What excites you most about being the Venue Hire Coordinator?
Tash: I love making things happen and helping people make things happen – I’m also a big nerd and find building systems and improving processes really satisfying.
What’s your favourite way to spend a day off?
Tash: A big lie-in is non-negotiable, and I need an activity that takes me outside the house or I go a bit loopy. It’s usually catching up with a friend from outside the theatre world – I try to avoid talking shop on a day off – and a movie at my favourite local repertory cinema, the Hollywood in Avondale.
Do you have a theatre show or performance that’s stuck with you?
Tash: I got to see the play NASSIM by Nassim Soleimanpour (of White Rabbit Red Rabbit fame) at the Edinburgh Fringe in 2023 and it’s really stuck with me since. The play features a different actor every night who doesn’t get to see the script until the performance itself, and I find that sort of inventiveness in form so exciting. It’s elegant yet unpretentious, and at its core, it’s a heartfelt letter to his mother, who has never seen and will never be able to see any of his plays performed.

Play reading of Tash’s play How To Be A Great White Man, which was shortlisted for Playmarket’s Playwrights b4 25 award in 2020. Part of Proudly Asian Theatre’s Fresh Off The Page programme, photography by John Rata
Essential workday fuel: coffee, tea, or something else entirely?
Tash: I’m not fussy but ideally a big yuzu & blackcurrant sugar-free V. I’m not sponsored by them, I swear.
What is something about you that people may be surprised to know?
Tash: I went to law school for a hot minute before I decided to run away with the theatre! I also did a bit of figure skating as a tween and won a couple medals at a competition.
What’s your go-to song for getting pumped up?
Tash: 212 by Azealia Banks.
If you had a superpower that made your job easier, what would it be?
Tash: Mind control. Too easy!
What’s your earliest theatre memory?
Tash: I must have seen another show before it, but the first show I have a vivid memory of seeing was Proudly Asian Theatre’s production of Lantern by Renee Liang at the Musgrove Studio, which was a pivotal moment for me as an Asian creative living in Aotearoa. I remember I’d accidentally booked tickets for the matinee but showed up for the evening show haha. It was a sold-out show but they kindly let me sit in the house seats instead.

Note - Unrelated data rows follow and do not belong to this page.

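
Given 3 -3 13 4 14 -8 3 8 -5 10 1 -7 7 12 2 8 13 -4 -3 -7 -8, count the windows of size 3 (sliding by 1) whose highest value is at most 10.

8

(3, -3, 13) → max 13
(-3, 13, 4) → max 13
(13, 4, 14) → max 14
(4, 14, -8) → max 14
(14, -8, 3) → max 14
(-8, 3, 8) → max 8  ≤ 10 ✓
(3, 8, -5) → max 8  ≤ 10 ✓
(8, -5, 10) → max 10  ≤ 10 ✓
(-5, 10, 1) → max 10  ≤ 10 ✓
(10, 1, -7) → max 10  ≤ 10 ✓
(1, -7, 7) → max 7  ≤ 10 ✓
(-7, 7, 12) → max 12
(7, 12, 2) → max 12
(12, 2, 8) → max 12
(2, 8, 13) → max 13
(8, 13, -4) → max 13
(13, -4, -3) → max 13
(-4, -3, -7) → max -3  ≤ 10 ✓
(-3, -7, -8) → max -3  ≤ 10 ✓
8 windows satisfy the condition.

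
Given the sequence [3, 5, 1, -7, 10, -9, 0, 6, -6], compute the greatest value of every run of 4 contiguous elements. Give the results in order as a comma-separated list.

(3, 5, 1, -7) → max 5
(5, 1, -7, 10) → max 10
(1, -7, 10, -9) → max 10
(-7, 10, -9, 0) → max 10
(10, -9, 0, 6) → max 10
(-9, 0, 6, -6) → max 6

5, 10, 10, 10, 10, 6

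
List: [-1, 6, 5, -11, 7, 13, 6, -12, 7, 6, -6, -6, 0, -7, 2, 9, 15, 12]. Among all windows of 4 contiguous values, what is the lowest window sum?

-19

(-1, 6, 5, -11) → sum -1
(6, 5, -11, 7) → sum 7
(5, -11, 7, 13) → sum 14
(-11, 7, 13, 6) → sum 15
(7, 13, 6, -12) → sum 14
(13, 6, -12, 7) → sum 14
(6, -12, 7, 6) → sum 7
(-12, 7, 6, -6) → sum -5
(7, 6, -6, -6) → sum 1
(6, -6, -6, 0) → sum -6
(-6, -6, 0, -7) → sum -19
(-6, 0, -7, 2) → sum -11
(0, -7, 2, 9) → sum 4
(-7, 2, 9, 15) → sum 19
(2, 9, 15, 12) → sum 38
Lowest of these is -19.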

Still from Tash’s short film ‘lipstick’ which was commissioned by Exeter Phoenix arts centre (UK).
In the movie about your life, who plays you?
Tash: Honestly, I’d probably just use it as an excuse to hang out with someone I’ve always wanted to meet – so obviously, I’d pick Paul Mescal.
What do you love about theatre?
Tash: There’s something magical and deeply human in gathering together to share stories, in performer and audience experiencing the work together in real-time, night after night, that you just can’t replicate with recorded media.

Hero image from Tash’s play MANIAC (on the Dancefloor) which was shortlisted for Playmarket’s Playwrights b4 25 in 2018.